We made traditional Myanmar foods - several curries and several salads. The cuisine in Myanmar is a really cool mix of Chinese, Thai, and Indian cooking. It is fresher than Chinese, earthier than Thai, and lighter than Indian. Who knew all of these countries balanced each other out so well? (Myanmar. Myanmar knew.)
Remember what I said about how I'm not living in an apartment? Yeah. I'm not including a recipe in this post because I have no materials - I have neither food to cook nor pots and pans to cook in. But stay tuned, because I'm intending to recreate a lot of what I ate in Myanmar when I return to the US of Kitchens this summer. I also have this cookbook, which you too can buy if you're thinking that you'd rather just go straight to the source instead of listening to me prattle on. For North Carolina friends, check out Transplanting Traditions community farm, which is run by Karen refugees from Myanmar and can provide you with lots of kitchen inspiration!

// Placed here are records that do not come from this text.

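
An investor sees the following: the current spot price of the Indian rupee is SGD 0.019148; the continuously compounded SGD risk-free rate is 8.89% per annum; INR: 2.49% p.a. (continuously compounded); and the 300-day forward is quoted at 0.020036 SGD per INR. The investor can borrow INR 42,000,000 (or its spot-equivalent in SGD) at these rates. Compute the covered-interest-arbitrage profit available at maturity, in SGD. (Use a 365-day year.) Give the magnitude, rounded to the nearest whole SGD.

T = 300/365 years.
Invest the INR and cover forward: 42,000,000 × 1.02067661 × 0.020036 = SGD 858,911.62.
Convert at spot and invest in SGD: 42,000,000 × 0.019148 × 1.07580422 = SGD 865,178.97.
The quoted forward undervalues INR, so borrow INR, convert to SGD at spot, deposit the SGD at 8.89%, and buy INR forward at 0.020036 to cover the loan.
The gap between the two covered legs is SGD 6,267.

SGD 6,267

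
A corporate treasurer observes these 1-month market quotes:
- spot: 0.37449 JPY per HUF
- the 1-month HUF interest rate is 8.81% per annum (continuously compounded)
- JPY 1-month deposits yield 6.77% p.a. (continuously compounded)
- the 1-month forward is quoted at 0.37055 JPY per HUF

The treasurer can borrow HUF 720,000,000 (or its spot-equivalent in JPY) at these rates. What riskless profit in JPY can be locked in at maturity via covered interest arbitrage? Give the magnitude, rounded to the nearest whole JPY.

JPY 2,396,342

T = 1/12 years.
Invest the HUF and cover forward: 720,000,000 × 1.00736868278 × 0.37055 = JPY 268,761,935.09.
Convert at spot and invest in JPY: 720,000,000 × 0.37449 × 1.00565761084 = JPY 271,158,277.45.
The quoted forward undervalues HUF, so borrow HUF, convert to JPY at spot, deposit the JPY at 6.77%, and buy HUF forward at 0.37055 to cover the loan.
Arbitrage profit = |268,761,935.09 − 271,158,277.45| = JPY 2,396,342.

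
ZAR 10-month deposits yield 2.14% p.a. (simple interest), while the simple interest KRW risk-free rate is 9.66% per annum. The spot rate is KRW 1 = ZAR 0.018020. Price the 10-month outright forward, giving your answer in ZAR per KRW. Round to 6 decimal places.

0.016975

T = 10/12 years.
ZAR accumulates by 1 + 0.0214×10/12 = 1.0178333.
Growth of 1 KRW over T: 1 + 0.0966×10/12 = 1.080500.
So F = 0.01802 × 1.0178333 / 1.080500 = 0.01697488 (ZAR/KRW).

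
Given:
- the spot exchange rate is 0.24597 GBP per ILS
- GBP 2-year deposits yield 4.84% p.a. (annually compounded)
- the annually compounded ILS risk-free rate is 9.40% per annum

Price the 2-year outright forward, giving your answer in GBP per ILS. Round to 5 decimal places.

T = 2 years.
GBP growth factor: (1 + 0.0484)^2 = 1.0991426.
ILS accumulates by (1 + 0.0940)^2 = 1.196836.
So F = 0.24597 × 1.0991426 / 1.196836 = 0.2258924 (GBP/ILS).

0.22589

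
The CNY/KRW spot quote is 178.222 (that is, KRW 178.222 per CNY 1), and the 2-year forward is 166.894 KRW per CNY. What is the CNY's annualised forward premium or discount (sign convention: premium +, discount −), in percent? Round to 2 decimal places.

T = 2 years.
(F − S)/S = (166.894 − 178.222)/178.222 = -0.0635612.
×(1/T) gives -3.18% p.a.

-3.18%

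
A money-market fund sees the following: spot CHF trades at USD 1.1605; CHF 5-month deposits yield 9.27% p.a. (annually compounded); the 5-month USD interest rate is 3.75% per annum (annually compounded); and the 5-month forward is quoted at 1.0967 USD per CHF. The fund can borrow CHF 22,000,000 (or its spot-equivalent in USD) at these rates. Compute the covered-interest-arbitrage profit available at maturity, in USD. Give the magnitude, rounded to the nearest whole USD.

USD 890,355

T = 5/12 years.
Invest the CHF and cover forward: 22,000,000 × 1.037628901 × 1.0967 = USD 25,035,287.55.
Convert at spot and invest in USD: 22,000,000 × 1.1605 × 1.0154574042 = USD 25,925,642.99.
The quoted forward undervalues CHF, so borrow CHF, convert to USD at spot, deposit the USD at 3.75%, and buy CHF forward at 1.0967 to cover the loan.
Profit = 25,925,642.99 − 25,035,287.55 = USD 890,355.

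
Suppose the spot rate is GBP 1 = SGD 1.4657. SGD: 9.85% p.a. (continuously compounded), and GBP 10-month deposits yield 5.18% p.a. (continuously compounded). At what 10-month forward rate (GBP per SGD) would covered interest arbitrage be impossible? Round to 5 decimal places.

0.65623

T = 10/12 years.
SGD accumulates by e^(0.0985×10/12) = 1.0855463.
GBP growth factor: e^(0.0518×10/12) = 1.0441119.
Forward (SGD per GBP) = 1.4657 × 1.0855463 / 1.0441119 = 1.523865.
Quoted the other way: 1/1.523865 = 0.65623 GBP per SGD.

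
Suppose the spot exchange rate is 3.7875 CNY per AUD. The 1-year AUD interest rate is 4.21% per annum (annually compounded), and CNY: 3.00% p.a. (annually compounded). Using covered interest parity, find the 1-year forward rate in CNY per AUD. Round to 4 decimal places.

T = 1 year.
Growth of 1 CNY over T: (1 + 0.0300)^1 = 1.030000.
Growth of 1 AUD over T: (1 + 0.0421)^1 = 1.042100.
CIP: F = S · (grow CNY)/(grow AUD) = 3.7875 × 1.030000/1.042100 = 3.743523 CNY per AUD.

3.7435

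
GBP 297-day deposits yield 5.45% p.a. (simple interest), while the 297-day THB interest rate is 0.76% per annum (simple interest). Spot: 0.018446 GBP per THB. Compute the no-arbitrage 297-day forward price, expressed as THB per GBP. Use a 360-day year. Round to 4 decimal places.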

All the food we made was based on building blocks - meat or fish braised in chicken stock, with various spices - garam masala, spicy chili powder, garlic, ginger, lemongrass, salt and pepper. They were similar enough that the meal prep was easy, but tasted completely different.
The salads were also based on building blocks - chickpea flour, peanut oil, crunchy fried shallot and garlic, tamarind leaves, sesame seeds, crushed peanuts. We combined these in different mixtures with fermented tea leaves for the classic tea leaf salad, as well as with wing beans, tomatoes, green mango, or shaved cucumber. It reminded me of the importance of simplicity in cooking, and that there's so much we can do, even with limited ingredients.
I have rarely actually left a cooking class with a better understanding of a country's cuisine, but this class was educational as well as delicious. It was a great reminder that even on literally the opposite side of the world, cooking is largely the same - we chop, we braise, we boil, we sauté and then we share food with our friends.
What do y'all think? Have you ever taken a cooking class while traveling?